The International Monetary Fund (IMF) expects Uganda’s gross domestic product growth to record anywhere between 3.5%-4% in FY2016/17, lower than 5% that had earlier been projected.

This was announced on Tuesday by Axel Schimmelpfennig, the head of IMF mission that visited Kampala, Uganda from May 2-15, 2017 to conduct the 2017 Article IV consultation and discussions on the 8th review under the Policy Support Instrument (PSI).

Growth would return to around 5 percent in 2017/18, assuming weather conditions and credit flows improved, the Fund said in a statement.

But a range of factors, also including slow progress on public infrastructure investments, were weighing on the current data, it added.

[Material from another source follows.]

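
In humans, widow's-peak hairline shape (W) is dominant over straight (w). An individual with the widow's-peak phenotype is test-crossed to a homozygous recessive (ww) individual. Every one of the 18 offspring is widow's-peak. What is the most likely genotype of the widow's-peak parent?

Test cross: ? × ww
All offspring are widow's-peak.
If the unknown parent were heterozygous (Ww), about half of 18 offspring would be straight; none are. The unknown parent is most likely homozygous dominant (WW).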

“The drought held back activity in the first part of the year. Private sector credit is an additional drag,” the statement said.

Poor rains have cut harvests and left widespread food shortages across East Africa for more than a year.

The central bank last month trimmed its benchmark rate to 11 percent, the seventh cut in a row to try to spur faster flow of credit.

But a recent surge in non-performing loans had forced banks to tighten lending standards, squeezing the flow of credit, the IMF said.

According to the latest data available from the central bank, the banking industry’s non-performing loans rose to 10.5 percent of the total loan portfolio in December, up from 7.7 percent in September.

The government is building two hydropower dams, motorways and a standard-gauge railway to replace a narrow-gauge line built a century ago.